Impact on AI Development
The shortage ripples outward. The big labs, names like OpenAI, Google, Anthropic and Meta, have locked in long-term supply deals that give them first call on limited production. Major buyers including Microsoft, Google, Meta and Amazon are documented placing multi-billion-dollar forward orders that soak up most of the allocation (Spheron). The reported prepayment-and-volume structure of those deals is something smaller players simply can't match.
So you get a two-tier market. Well-funded labs keep scaling their training runs, just with longer waits for new clusters. Smaller labs, startups, and academic researchers face 9-12 month waits for meaningful GPU allocations, data-centre GPU lead times have been reported at 36 to 52 weeks (Inworld), which pushes them onto cloud providers where spot availability is patchy and reserved instances mean long-term contracts.
Chinese labs have reportedly been squeezed by both the packaging shortage and US export controls. The most capable Blackwell parts remain restricted from sale to China; the chip that's actually been cleared for export is the Hopper H200, under tight conditions and a surcharge, while a China-specific Blackwell variant is reportedly still in the works (Tom's Hardware).
The Cost Impact
Scarcity shows up in the price. Cloud providers have reportedly raised prices on Blackwell-based instances, figures around 20-35% above initial announcements have circulated, though that specific range isn't pinned to a confirmed source, citing "market conditions." On the secondary market, individual B200 GPUs are rumoured to have changed hands at premiums of 200-300% over list, an unconfirmed figure, though NVIDIA has tried to curb resale through contract terms.

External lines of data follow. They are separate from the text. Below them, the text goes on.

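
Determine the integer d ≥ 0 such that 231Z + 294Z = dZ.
In the PID Z, (a, b) is generated by gcd(a, b). Compute gcd(294, 231) with the extended Euclidean algorithm, tracking rows (r, s, t) with s·294 + t·231 = r:
  row A: (294, 1, 0)   [1·294 + 0·231 = 294]
  row B: (231, 0, 1)   [0·294 + 1·231 = 231]
  294 = 1·231 + 63   → row C = row A − 1·row B = (63, 1, −1)   [check: 1·294 − 1·231 = 63]
  231 = 3·63 + 42   → row D = row B − 3·row C = (42, −3, 4)   [check: −3·294 + 4·231 = 42]
  63 = 1·42 + 21   → row E = row C − 1·row D = (21, 4, −5)   [check: 4·294 − 5·231 = 21]
  42 = 2·21 + 0   → remainder 0, stop. gcd = 21 (last nonzero row E).
So gcd(231, 294) = 21, with Bézout identity 4·294 − 5·231 = 21. Containment (⊇): the Bézout identity exhibits 21 as an element of (231, 294), giving (21) ⊆ (231, 294). Containment (⊆): since 21 | 231 and 21 | 294 (231 = 21·11, 294 = 21·14), every Z-linear combination of 231 and 294 is divisible by 21, so (231, 294) ⊆ (21). Therefore (231, 294) = (21), d = 21.

Final answer: (231, 294) = (21); d = 21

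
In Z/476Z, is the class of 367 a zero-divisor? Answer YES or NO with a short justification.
gcd(367, 476) = 1, so 367 is a unit in Z/476Z (it has a multiplicative inverse). A unit cannot be a zero-divisor: if 367·b ≡ 0 then multiplying both sides by 367^(−1) gives b ≡ 0. So 367 is not a zero-divisor.

Final answer: NO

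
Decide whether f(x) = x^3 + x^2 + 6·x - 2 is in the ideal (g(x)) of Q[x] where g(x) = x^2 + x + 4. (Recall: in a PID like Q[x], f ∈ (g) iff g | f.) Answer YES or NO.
NO

In Q[x] the ideal (g) consists of all multiples of g, so f ∈ (g) iff g | f, i.e. iff the remainder of f on division by g is 0. Divide f by g (g is monic, so eliminate the leading term of the running remainder at each step):
  leading term x^3: subtract (x)·g(x) = x^3 + x^2 + 4·x, leaving 2·x - 2
The remainder r(x) = 2·x - 2 ≠ 0 (and deg r < deg g), so g ∤ f, i.e. f ∉ (g).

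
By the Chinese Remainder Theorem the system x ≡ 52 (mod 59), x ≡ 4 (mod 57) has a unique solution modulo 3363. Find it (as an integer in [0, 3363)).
x ≡ 1999 (mod 3363); the representative in [0, 3363) is 1999

The moduli 59, 57 are pairwise coprime, so by the CRT there is a unique solution mod 59·57 = 3363.
Solve by successive substitution. Start with x ≡ 52 (mod 59).
  Combine with x ≡ 4 (mod 57): write x = 52 + 59·t and require 52 + 59·t ≡ 4 (mod 57), i.e. 59·t ≡ 4 − 52 ≡ 9 (mod 57). Since 59^(−1) ≡ 29 (mod 57) (59 ≡ 2 (mod 57)), t ≡ 29·9 ≡ 33 (mod 57). So x ≡ 52 + 59·33 = 1999 (mod 3363).
Unique solution in [0, 3363): x = 1999.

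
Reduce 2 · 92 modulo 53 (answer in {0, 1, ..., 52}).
25

Reduce the factors first: 92 ≡ 39 (mod 53), so 2 · 92 ≡ 2 · 39 (mod 53). 2 · 39 = 78. Dividing by 53: 78 = 1·53 + 25. So (2 · 92) mod 53 = 25.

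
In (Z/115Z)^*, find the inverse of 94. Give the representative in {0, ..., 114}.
Apply the extended Euclidean algorithm to (115, 94), tracking rows (r, s, t) with s·115 + t·94 = r. Each division r_prev = q·r_cur + r_new produces the new row as (previous row) − q·(current row):
  row A: (115, 1, 0)   [1·115 + 0·94 = 115]
  row B: (94, 0, 1)   [0·115 + 1·94 = 94]
  115 = 1·94 + 21   → row C = row A − 1·row B = (21, 1, −1)   [check: 1·115 − 1·94 = 21]
  94 = 4·21 + 10   → row D = row B − 4·row C = (10, −4, 5)   [check: −4·115 + 5·94 = 10]
  21 = 2·10 + 1   → row E = row C − 2·row D = (1, 9, −11)   [check: 9·115 − 11·94 = 1]
  10 = 10·1 + 0   → remainder 0, stop. gcd = 1 (last nonzero row E).
The gcd is 1, so 94 is invertible mod 115. The last nonzero row gives 9·115 − 11·94 = 1, so t = −11. So 94^(−1) ≡ −11 ≡ 104 (mod 115). Verify: 94 · 104 = 9776 ≡ 1 (mod 115). ✓

Final answer: 94^(−1) ≡ 104 (mod 115)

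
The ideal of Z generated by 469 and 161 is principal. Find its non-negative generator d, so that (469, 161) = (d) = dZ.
(469, 161) = (7); d = 7

In the PID Z, (a, b) is generated by gcd(a, b). Compute gcd(469, 161) with the extended Euclidean algorithm, tracking rows (r, s, t) with s·469 + t·161 = r:
  row A: (469, 1, 0)   [1·469 + 0·161 = 469]
  row B: (161, 0, 1)   [0·469 + 1·161 = 161]
  469 = 2·161 + 147   → row C = row A − 2·row B = (147, 1, −2)   [check: 1·469 − 2·161 = 147]
  161 = 1·147 + 14   → row D = row B − 1·row C = (14, −1, 3)   [check: −1·469 + 3·161 = 14]
  147 = 10·14 + 7   → row E = row C − 10·row D = (7, 11, −32)   [check: 11·469 − 32·161 = 7]
  14 = 2·7 + 0   → remainder 0, stop. gcd = 7 (last nonzero row E).
So gcd(469, 161) = 7, with Bézout identity 11·469 − 32·161 = 7. Containment (⊇): the Bézout identity exhibits 7 as an element of (469, 161), giving (7) ⊆ (469, 161). Containment (⊆): since 7 | 469 and 7 | 161 (469 = 7·67, 161 = 7·23), every Z-linear combination of 469 and 161 is divisible by 7, so (469, 161) ⊆ (7). Therefore (469, 161) = (7), d = 7.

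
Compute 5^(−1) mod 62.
5^(−1) ≡ 25 (mod 62)

Apply the extended Euclidean algorithm to (62, 5), tracking rows (r, s, t) with s·62 + t·5 = r. Each division r_prev = q·r_cur + r_new produces the new row as (previous row) − q·(current row):
  row A: (62, 1, 0)   [1·62 + 0·5 = 62]
  row B: (5, 0, 1)   [0·62 + 1·5 = 5]
  62 = 12·5 + 2   → row C = row A − 12·row B = (2, 1, −12)   [check: 1·62 − 12·5 = 2]
  5 = 2·2 + 1   → row D = row B − 2·row C = (1, −2, 25)   [check: −2·62 + 25·5 = 1]
  2 = 2·1 + 0   → remainder 0, stop. gcd = 1 (last nonzero row D).
The gcd is 1, so 5 is invertible mod 62. The last nonzero row gives −2·62 + 25·5 = 1, so t = 25. So 5^(−1) ≡ 25 (mod 62). Verify: 5 · 25 = 125 ≡ 1 (mod 62). ✓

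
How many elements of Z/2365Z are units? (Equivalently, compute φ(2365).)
Z/2365Z has φ(2365) = 1680 units

An element a ∈ Z/2365Z is a unit iff gcd(a, 2365) = 1, so the number of units is φ(2365). φ is multiplicative, with φ(p^e) = p^e − p^(e−1). Factorise 2365 = 5 · 11 · 43. Then
  φ(2365) = (5 − 1) · (11 − 1) · (43 − 1) = 4 · 10 · 42 = 1680.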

For enterprises building their own AI infrastructure, the climb is real. By way of illustration, a training cluster that might have run about $10 million in early 2025 could now cost in the $14-16 million range for equivalent Blackwell capacity, an indicative example rather than a sourced figure. That kind of pressure is steering teams toward other options: distilling models to cut training compute, quantisation and pruning to fit models on smaller hardware, and software tuning to wring more throughput out of the GPUs they already own.
When Will Relief Come?
TSMC has guided that CoWoS capacity will roughly triple by the end of 2026, with the biggest jumps in the back half of the year (TrendForce). NVIDIA has signalled it expects supply and demand to come into better balance in "late 2026," without getting more specific.
A few things could speed that up or slow it down. On the upside, some of TSMC's expansion is reportedly running ahead of schedule, and NVIDIA's packaging diversification is starting to pay off. On the downside, any fresh surge in demand, a major new model, or a jump in agentic AI that eats more inference compute, could swallow the new capacity as fast as it arrives.